Just under 70 percent of you record phone interviews. Twenty-three percent of you use recording apps on your smartphones or computers. The rest use some sort of recording gadget plugged into a recorder and some type of phone.
Why choose not to record? Returning to the recordings and transcription can be time consuming. Some respondents only record for feature articles, books, stories that they report over a long time, and technical topics. But it may not be worth the added time for a news story or blog post. Recording can add a level of security: you can always check what the person said.
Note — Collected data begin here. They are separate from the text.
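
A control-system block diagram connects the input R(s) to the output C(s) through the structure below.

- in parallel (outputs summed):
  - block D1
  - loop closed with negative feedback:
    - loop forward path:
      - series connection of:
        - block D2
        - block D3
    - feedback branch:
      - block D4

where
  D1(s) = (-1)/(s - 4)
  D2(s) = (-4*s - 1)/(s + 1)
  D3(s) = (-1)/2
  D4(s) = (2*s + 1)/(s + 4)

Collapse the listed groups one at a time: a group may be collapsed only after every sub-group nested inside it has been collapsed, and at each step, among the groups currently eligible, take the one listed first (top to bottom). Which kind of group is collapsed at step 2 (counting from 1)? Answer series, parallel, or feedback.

Answer: feedback

Working:
Step 1: reduce the series chain D2, D3
Step 2: feedback reduction of (D2*D3), D4
Step 3: reduce the parallel group D1, [(D2*D3)/(1+(D2*D3)*D4)]
So the answer for step 2 is feedback.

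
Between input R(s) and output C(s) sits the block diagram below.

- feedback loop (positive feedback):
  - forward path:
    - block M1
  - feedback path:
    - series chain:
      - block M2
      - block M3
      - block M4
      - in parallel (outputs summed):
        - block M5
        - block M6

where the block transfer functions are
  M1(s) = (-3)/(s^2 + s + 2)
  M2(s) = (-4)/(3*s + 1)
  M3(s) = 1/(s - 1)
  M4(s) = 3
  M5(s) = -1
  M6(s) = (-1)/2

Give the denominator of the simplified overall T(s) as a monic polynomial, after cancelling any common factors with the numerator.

[1] reduce the parallel group M5, M6; result (-3)/2
[2] multiply M2, M3, M4, (M5+M6) (series); result 18/(3*s^2 - 2*s - 1)
[3] collapse the loop (M1 forward, (M2*M3*M4*(M5+M6)) return); result (-9*s^2 + 6*s + 3)/(3*s^4 + s^3 + 3*s^2 - 5*s + 52)
Step 3 gives the fully reduced T(s), with no common factor left to cancel. The denominator's leading coefficient is 3, so divide each of its coefficients by 3 to get the monic form.

Hence the answer: s^4 + s^3/3 + s^2 - 5*s/3 + 52/3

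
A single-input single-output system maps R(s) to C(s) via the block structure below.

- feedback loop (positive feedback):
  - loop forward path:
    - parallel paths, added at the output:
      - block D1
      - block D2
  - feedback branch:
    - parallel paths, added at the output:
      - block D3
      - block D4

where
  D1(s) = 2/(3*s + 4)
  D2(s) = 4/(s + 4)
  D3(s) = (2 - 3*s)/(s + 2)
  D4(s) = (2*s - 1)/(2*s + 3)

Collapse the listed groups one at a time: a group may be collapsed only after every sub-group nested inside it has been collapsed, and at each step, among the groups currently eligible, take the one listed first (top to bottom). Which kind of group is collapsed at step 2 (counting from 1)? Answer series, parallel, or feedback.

(1) combine D1, D2 in parallel
(2) sum the parallel branches D3, D4
(3) reduce the feedback loop with forward (D1+D2) and return (D3+D4)
Step 2: parallel.

Therefore the answer is parallel.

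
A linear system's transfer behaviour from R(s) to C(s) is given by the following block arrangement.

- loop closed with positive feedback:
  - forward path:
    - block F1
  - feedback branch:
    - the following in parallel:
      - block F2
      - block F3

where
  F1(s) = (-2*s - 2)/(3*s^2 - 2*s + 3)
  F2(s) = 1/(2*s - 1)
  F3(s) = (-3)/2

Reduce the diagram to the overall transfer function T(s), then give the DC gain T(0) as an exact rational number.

Step 1: parallel reduction of F2, F3, giving (5 - 6*s)/(4*s - 2)
Step 2: collapse the loop (F1 forward, (F2+F3) return), giving (-4*s^2 - 2*s + 2)/(6*s^3 - 13*s^2 + 7*s + 2)
That last expression is T(s); at s = 0 only the constant terms survive, so T(0) = 2/2 = 1.

Hence the answer: 1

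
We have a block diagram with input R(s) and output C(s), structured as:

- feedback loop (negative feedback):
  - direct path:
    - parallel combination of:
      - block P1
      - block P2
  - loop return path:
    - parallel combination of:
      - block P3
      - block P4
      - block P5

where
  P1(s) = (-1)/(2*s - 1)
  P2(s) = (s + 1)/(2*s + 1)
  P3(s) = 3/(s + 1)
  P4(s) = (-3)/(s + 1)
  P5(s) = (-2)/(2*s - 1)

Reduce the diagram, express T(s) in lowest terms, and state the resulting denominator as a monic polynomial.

Step 1 - combine P1, P2 in parallel: (2*s^2 - s - 2)/(4*s^2 - 1)
Step 2 - combine P3, P4, P5 in parallel: (-2)/(2*s - 1)
Step 3 - collapse the loop ((P1+P2) forward, (P3+P4+P5) return): (4*s^3 - 4*s^2 - 3*s + 2)/(8*s^3 - 8*s^2 + 5)
No further cancellation is possible in the step-3 result, so that is T(s). Its denominator becomes monic after dividing by the leading coefficient 8.

Final answer: s^3 - s^2 + 5/8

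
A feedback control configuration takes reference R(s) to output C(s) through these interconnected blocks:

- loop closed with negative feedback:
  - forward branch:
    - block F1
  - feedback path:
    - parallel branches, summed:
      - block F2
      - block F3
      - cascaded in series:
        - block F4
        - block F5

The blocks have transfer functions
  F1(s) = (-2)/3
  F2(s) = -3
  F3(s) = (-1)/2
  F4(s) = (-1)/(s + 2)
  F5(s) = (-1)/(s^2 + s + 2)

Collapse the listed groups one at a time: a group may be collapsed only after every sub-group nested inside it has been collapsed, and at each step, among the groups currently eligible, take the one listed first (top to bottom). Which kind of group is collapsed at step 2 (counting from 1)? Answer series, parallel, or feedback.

Step 1 - combine F4, F5 in series
Step 2 - sum the parallel branches F2, F3, (F4*F5)
Step 3 - feedback reduction of F1, (F2+F3+(F4*F5))
At step 2 the group reduced is parallel.

Therefore the answer is parallel.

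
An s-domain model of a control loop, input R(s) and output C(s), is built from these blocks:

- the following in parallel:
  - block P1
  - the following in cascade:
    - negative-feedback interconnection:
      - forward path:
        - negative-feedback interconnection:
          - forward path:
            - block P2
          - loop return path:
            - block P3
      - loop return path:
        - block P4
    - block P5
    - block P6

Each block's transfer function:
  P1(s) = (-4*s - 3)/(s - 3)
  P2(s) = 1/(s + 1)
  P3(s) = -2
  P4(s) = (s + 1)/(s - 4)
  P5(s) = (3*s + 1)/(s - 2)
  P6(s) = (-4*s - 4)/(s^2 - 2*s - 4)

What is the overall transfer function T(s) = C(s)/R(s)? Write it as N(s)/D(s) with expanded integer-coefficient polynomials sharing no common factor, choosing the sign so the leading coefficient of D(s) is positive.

The answer is (-4*s^6 + 29*s^5 - 72*s^4 + 53*s^3 + 128*s^2 - 228*s - 168)/(s^6 - 11*s^5 + 45*s^4 - 75*s^3 + 4*s^2 + 136*s - 120).

Reasoning:
(1) reduce the feedback loop with forward P2 and return P3 gives 1/(s - 1)
(2) apply the feedback formula to [P2/(1+P2*P3)], P4 gives (s - 4)/(s^2 - 4*s + 5)
(3) reduce the series chain [[P2/(1+P2*P3)]/(1+[P2/(1+P2*P3)]*P4)], P5, P6 gives (-12*s^3 + 32*s^2 + 60*s + 16)/(s^5 - 8*s^4 + 21*s^3 - 12*s^2 - 32*s + 40)
(4) combine P1, ([[P2/(1+P2*P3)]/(1+[P2/(1+P2*P3)]*P4)]*P5*P6) in parallel: this yields T(s), and no further normalization is needed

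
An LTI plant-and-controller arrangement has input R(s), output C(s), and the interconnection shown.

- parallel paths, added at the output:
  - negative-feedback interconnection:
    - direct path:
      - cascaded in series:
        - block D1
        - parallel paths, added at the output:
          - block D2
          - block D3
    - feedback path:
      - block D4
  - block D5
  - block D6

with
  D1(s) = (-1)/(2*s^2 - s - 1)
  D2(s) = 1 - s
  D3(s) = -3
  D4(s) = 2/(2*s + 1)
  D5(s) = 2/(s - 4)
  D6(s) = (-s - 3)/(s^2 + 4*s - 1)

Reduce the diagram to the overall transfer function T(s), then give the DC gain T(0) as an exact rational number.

Step 1: reduce the parallel group D2, D3, giving -s - 2
Step 2: combine D1, (D2+D3) in series, giving (s + 2)/(2*s^2 - s - 1)
Step 3: feedback reduction of (D1*(D2+D3)), D4, giving (2*s^2 + 5*s + 2)/(4*s^3 - s + 3)
Step 4: reduce the parallel group [(D1*(D2+D3))/(1+(D1*(D2+D3))*D4)], D5, D6, giving (6*s^5 + 41*s^4 + 7*s^3 - 83*s^2 + 3*s + 38)/(4*s^6 - 69*s^4 + 19*s^3 + 17*s^2 - 55*s + 12)
DC gain: substitute s = 0 into T(s) from step 4: T(0) = 38/12 = 19/6.

Therefore the answer is 19/6.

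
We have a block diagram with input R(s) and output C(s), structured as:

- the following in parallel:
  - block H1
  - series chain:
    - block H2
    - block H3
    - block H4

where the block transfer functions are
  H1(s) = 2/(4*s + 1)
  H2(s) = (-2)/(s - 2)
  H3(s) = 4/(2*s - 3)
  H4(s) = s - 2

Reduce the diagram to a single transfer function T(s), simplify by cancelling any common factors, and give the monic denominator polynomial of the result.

(1) cascade H2, H3, H4 -> (-8)/(2*s - 3)
(2) parallel reduction of H1, (H2*H3*H4) -> (-28*s - 14)/(8*s^2 - 10*s - 3)
The result of step 2 is T(s) in lowest terms. Its denominator has leading coefficient 8; dividing the denominator through by 8 makes it monic.

Answer: s^2 - 5*s/4 - 3/8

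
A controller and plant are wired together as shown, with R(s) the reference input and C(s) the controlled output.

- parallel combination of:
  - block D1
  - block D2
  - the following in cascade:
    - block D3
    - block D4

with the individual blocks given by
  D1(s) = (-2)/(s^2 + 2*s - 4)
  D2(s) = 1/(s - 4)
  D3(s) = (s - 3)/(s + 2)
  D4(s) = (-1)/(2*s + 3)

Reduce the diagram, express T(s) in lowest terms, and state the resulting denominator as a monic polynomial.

1. combine D3, D4 in series; result (3 - s)/(2*s^2 + 7*s + 6)
2. parallel reduction of D1, D2, (D3*D4); result (s^4 + 12*s^3 + 20*s^2 - 24*s + 72)/(2*s^5 + 3*s^4 - 32*s^3 - 64*s^2 + 40*s + 96)
T(s) is the step-2 result (common factors already cancelled). Leading coefficient of the denominator: 2. Divide through by 2 for the monic polynomial.

Therefore the answer is s^5 + 3*s^4/2 - 16*s^3 - 32*s^2 + 20*s + 48.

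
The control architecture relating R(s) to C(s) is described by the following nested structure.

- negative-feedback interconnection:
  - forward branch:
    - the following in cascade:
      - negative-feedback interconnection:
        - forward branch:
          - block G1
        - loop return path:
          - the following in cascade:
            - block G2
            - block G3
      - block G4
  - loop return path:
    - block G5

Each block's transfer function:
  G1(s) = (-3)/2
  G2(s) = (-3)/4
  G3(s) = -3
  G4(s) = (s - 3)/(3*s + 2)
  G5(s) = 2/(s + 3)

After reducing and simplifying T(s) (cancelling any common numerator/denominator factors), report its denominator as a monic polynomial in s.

[1] reduce the series chain G2, G3 -> 9/4
[2] reduce the feedback loop with forward G1 and return (G2*G3) -> 12/19
[3] reduce the series chain [G1/(1+G1*(G2*G3))], G4 -> (12*s - 36)/(57*s + 38)
[4] reduce the feedback loop with forward ([G1/(1+G1*(G2*G3))]*G4) and return G5 -> (12*s^2 - 108)/(57*s^2 + 233*s + 42)
That last expression is T(s), already simplified. Scaling its denominator by 1/57 (the reciprocal of the leading coefficient) yields the monic denominator.

Final answer: s^2 + 233*s/57 + 14/19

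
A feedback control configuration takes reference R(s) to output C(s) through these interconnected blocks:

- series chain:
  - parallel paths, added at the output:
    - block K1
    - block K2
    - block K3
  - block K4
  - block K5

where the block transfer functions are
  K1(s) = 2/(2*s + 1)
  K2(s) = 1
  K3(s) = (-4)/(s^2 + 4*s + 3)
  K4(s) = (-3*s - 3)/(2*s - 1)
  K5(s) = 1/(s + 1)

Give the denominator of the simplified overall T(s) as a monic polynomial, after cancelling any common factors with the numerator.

The answer is s^4 + 4*s^3 + 11*s^2/4 - s - 3/4.

Reasoning:
[1] parallel reduction of K1, K2, K3 gives (2*s^3 + 11*s^2 + 10*s + 5)/(2*s^3 + 9*s^2 + 10*s + 3)
[2] reduce the series chain (K1+K2+K3), K4, K5 gives (-6*s^3 - 33*s^2 - 30*s - 15)/(4*s^4 + 16*s^3 + 11*s^2 - 4*s - 3)
No further cancellation is possible in the step-2 result, so that is T(s). Its denominator becomes monic after dividing by the leading coefficient 4.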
But in some cases it may be a crutch: One of you said,”When I quit recording, I got better at interviewing. ‘Could you say that again?’ ‘What I hear you saying is.. .’ ‘Could you spell that?’ ‘Am I right that you’re saying…?'”
More than 40 percent of you still use landlines. Roughly 30 percent use Skype or VOIP on computers, followed by 20 percent who use their cell phones.
And the most important tip for recording? Whatever tech you’re using, make sure you have enough power and that you turn the recorder on.